With such limited production and hefty price tags (just over $20,000), these are the kinds of bikes you might see on Iconic Motorbike Auctions someday.
The latest generation of CB1100 first landed on our shores in 2013, and it only stuck around for a few years. (I’ll save discussion of the very '80s CB1100Fs for another time.) They didn’t prove to be very popular, and if I was Honda, I’d be a little confused by that. Riders who’d loved Honda’s old-school, air-cooled fours kept asking for a reintroduction. “Just make them like you used to! Simple! Classic! A modernized CB750!”
Arguably, that’s exactly what the CB1100 was: an oil-and-air-cooled, 1,140 cc successor to the CBs of old. It packed a few modern tricks, though, like four valves per cylinder, dual overhead cams, and fuel injection. An RS version was released in some markets with better suspension and brakes. Despite all this, 2017 was the last model year sold here. You can scoop them up now for MT-07 prices.

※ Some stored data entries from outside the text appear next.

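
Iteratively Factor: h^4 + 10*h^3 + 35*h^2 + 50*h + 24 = (h + 2)*(h^3 + 8*h^2 + 19*h + 12) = (h + 2)*(h + 4)*(h^2 + 4*h + 3) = (h + 2)*(h + 3)*(h + 4)*(h + 1)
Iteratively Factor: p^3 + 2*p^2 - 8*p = (p + 4)*(p^2 - 2*p) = (p - 2)*(p + 4)*(p)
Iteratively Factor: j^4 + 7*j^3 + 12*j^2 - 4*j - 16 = (j + 2)*(j^3 + 5*j^2 + 2*j - 8) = (j - 1)*(j + 2)*(j^2 + 6*j + 8) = (j - 1)*(j + 2)^2*(j + 4)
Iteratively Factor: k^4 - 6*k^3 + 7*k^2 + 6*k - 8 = (k - 1)*(k^3 - 5*k^2 + 2*k + 8) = (k - 4)*(k - 1)*(k^2 - k - 2) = (k - 4)*(k - 1)*(k + 1)*(k - 2)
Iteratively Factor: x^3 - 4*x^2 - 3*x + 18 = (x + 2)*(x^2 - 6*x + 9) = (x - 3)*(x + 2)*(x - 3)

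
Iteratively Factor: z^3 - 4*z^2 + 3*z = (z - 1)*(z^2 - 3*z) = (z - 3)*(z - 1)*(z)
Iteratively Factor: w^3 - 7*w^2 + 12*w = (w - 3)*(w^2 - 4*w) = w*(w - 3)*(w - 4)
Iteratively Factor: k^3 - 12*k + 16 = (k + 4)*(k^2 - 4*k + 4) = (k - 2)*(k + 4)*(k - 2)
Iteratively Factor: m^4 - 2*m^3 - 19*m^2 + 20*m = (m - 5)*(m^3 + 3*m^2 - 4*m) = m*(m - 5)*(m^2 + 3*m - 4) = m*(m - 5)*(m - 1)*(m + 4)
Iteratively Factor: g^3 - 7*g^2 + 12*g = (g - 3)*(g^2 - 4*g) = (g - 4)*(g - 3)*(g)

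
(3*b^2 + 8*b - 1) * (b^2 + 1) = 3*b^4 + 8*b^3 + 2*b^2 + 8*b - 1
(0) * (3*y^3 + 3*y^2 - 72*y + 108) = 0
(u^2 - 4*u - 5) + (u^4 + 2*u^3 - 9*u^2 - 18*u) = u^4 + 2*u^3 - 8*u^2 - 22*u - 5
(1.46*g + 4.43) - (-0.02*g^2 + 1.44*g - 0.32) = 0.02*g^2 + 0.02*g + 4.75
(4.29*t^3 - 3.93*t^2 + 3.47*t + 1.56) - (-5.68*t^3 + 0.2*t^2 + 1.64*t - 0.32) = 9.97*t^3 - 4.13*t^2 + 1.83*t + 1.88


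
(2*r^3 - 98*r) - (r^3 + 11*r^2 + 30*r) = r^3 - 11*r^2 - 128*r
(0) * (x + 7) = 0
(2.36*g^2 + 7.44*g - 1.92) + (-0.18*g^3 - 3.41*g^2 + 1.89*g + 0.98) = -0.18*g^3 - 1.05*g^2 + 9.33*g - 0.94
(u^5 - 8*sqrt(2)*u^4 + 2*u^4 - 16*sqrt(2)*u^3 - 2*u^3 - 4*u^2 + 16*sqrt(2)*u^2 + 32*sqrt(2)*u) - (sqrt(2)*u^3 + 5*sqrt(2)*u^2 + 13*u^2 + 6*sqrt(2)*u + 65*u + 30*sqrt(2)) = u^5 - 8*sqrt(2)*u^4 + 2*u^4 - 17*sqrt(2)*u^3 - 2*u^3 - 17*u^2 + 11*sqrt(2)*u^2 - 65*u + 26*sqrt(2)*u - 30*sqrt(2)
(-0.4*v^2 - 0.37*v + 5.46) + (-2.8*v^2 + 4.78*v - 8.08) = -3.2*v^2 + 4.41*v - 2.62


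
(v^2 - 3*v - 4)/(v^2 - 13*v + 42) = (v^2 - 3*v - 4)/(v^2 - 13*v + 42)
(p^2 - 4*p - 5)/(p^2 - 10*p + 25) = (p + 1)/(p - 5)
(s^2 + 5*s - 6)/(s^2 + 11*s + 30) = (s - 1)/(s + 5)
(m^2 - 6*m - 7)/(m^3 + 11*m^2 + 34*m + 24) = (m - 7)/(m^2 + 10*m + 24)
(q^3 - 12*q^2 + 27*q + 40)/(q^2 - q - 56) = (q^2 - 4*q - 5)/(q + 7)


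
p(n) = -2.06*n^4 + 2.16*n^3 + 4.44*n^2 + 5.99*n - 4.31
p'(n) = -8.24*n^3 + 6.48*n^2 + 8.88*n + 5.99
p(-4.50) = -982.91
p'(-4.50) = 848.12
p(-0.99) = -9.96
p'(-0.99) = 11.55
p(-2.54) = -112.02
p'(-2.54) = 160.27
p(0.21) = -2.84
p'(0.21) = 8.06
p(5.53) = -1396.62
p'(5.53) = -1140.23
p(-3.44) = -348.77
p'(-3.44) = 387.56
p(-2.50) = -105.75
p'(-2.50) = 153.04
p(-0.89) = -8.94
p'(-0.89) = 9.03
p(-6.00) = -3016.73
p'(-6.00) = 1965.83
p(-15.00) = -110672.66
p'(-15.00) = 29140.79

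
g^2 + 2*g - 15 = (g - 3)*(g + 5)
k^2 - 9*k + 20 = (k - 5)*(k - 4)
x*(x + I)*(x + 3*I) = x^3 + 4*I*x^2 - 3*x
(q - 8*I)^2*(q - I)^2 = q^4 - 18*I*q^3 - 97*q^2 + 144*I*q + 64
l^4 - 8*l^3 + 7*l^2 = l^2*(l - 7)*(l - 1)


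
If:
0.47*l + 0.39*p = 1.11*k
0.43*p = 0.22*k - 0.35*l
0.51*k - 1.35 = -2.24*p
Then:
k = -0.15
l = -0.87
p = 0.64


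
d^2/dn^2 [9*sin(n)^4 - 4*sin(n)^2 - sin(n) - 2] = -144*sin(n)^4 + 124*sin(n)^2 + sin(n) - 8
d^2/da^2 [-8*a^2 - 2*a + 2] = -16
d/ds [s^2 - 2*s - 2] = 2*s - 2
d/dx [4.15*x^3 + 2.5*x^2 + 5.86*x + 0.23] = 12.45*x^2 + 5.0*x + 5.86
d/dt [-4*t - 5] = -4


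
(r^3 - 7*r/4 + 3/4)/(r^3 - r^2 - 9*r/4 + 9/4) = (2*r - 1)/(2*r - 3)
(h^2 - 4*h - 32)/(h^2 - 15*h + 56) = (h + 4)/(h - 7)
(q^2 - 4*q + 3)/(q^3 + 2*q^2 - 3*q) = (q - 3)/(q*(q + 3))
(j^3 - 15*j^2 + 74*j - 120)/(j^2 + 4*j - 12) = (j^3 - 15*j^2 + 74*j - 120)/(j^2 + 4*j - 12)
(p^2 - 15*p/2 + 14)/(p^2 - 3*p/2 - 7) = (p - 4)/(p + 2)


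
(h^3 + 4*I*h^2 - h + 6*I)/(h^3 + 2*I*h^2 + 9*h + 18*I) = (h - I)/(h - 3*I)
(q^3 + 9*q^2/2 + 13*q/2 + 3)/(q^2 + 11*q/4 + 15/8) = 4*(q^2 + 3*q + 2)/(4*q + 5)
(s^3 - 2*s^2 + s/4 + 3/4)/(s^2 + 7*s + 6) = (4*s^3 - 8*s^2 + s + 3)/(4*(s^2 + 7*s + 6))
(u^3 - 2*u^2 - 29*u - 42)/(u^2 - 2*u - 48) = (-u^3 + 2*u^2 + 29*u + 42)/(-u^2 + 2*u + 48)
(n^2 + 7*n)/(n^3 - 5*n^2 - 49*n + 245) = n/(n^2 - 12*n + 35)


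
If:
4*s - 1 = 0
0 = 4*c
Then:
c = 0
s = 1/4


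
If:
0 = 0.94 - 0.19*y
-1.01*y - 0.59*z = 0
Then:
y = 4.95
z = -8.47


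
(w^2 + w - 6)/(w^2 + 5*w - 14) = (w + 3)/(w + 7)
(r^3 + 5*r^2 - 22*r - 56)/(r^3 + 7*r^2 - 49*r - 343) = (r^2 - 2*r - 8)/(r^2 - 49)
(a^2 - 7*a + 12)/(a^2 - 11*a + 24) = (a - 4)/(a - 8)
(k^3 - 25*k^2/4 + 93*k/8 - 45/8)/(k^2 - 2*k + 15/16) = 2*(2*k^2 - 11*k + 15)/(4*k - 5)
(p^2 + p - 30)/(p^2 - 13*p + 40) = (p + 6)/(p - 8)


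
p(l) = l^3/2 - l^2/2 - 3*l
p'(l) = 3*l^2/2 - l - 3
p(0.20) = -0.62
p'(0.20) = -3.14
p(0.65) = -2.02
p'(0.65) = -3.02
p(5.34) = 45.86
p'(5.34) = 34.43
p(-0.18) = 0.52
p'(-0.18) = -2.77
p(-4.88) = -55.37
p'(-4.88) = 37.60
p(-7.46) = -213.03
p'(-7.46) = 87.94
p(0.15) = -0.46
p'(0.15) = -3.12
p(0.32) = -0.99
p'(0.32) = -3.17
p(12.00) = 756.00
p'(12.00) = 201.00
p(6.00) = 72.00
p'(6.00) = 45.00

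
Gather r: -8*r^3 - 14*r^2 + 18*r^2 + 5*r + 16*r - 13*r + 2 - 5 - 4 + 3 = -8*r^3 + 4*r^2 + 8*r - 4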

I wouldn’t call the CB1100 a failure. I think Honda expected to sell more of their neo-UJMs, though. What happened? Was this another case of riders not buying what they said they’d buy? Was the model introduced too late in the cafe craze to catch on? Or were there just too many compelling options from other manufacturers, especially for the money ($12,199)?
Probably a combination of all those things. Japan and Europe seemed to like them, but Americans seem to have wanted something else. And I think Honda UK might have posthumously pushed the CB1100 in the right direction. I’ll let Honda’s video do the explaining.
So, would releasing a cafe version have moved more units? I think so. 5Four’s RS would be pretty hard to walk past on the showroom floor if you were shopping retro. And plenty of American riders were shopping retro in 2013 through 2017. That segment isn’t slowing down, either.
The history of motorcycling is full of great what-ifs. The creation and subsequent disappearance of the CB1100 isn’t exactly one of them, but maybe if Honda had built a sportier RS variant along the lines of the RS 5Four in the first place, they might have beaten Kawasaki’s Z900RS to the punch by four years. And, possibly a hot take, I’d rather have the Honda.
The silver lining? Part of a UJM's appeal is that you can customize it in infinite ways, but hacking up a new CB1100 you just dropped 12 grand on wasn't something many people would do without pause. But now, standard CB1100s are going for half of what they once retailed for. Build what you want.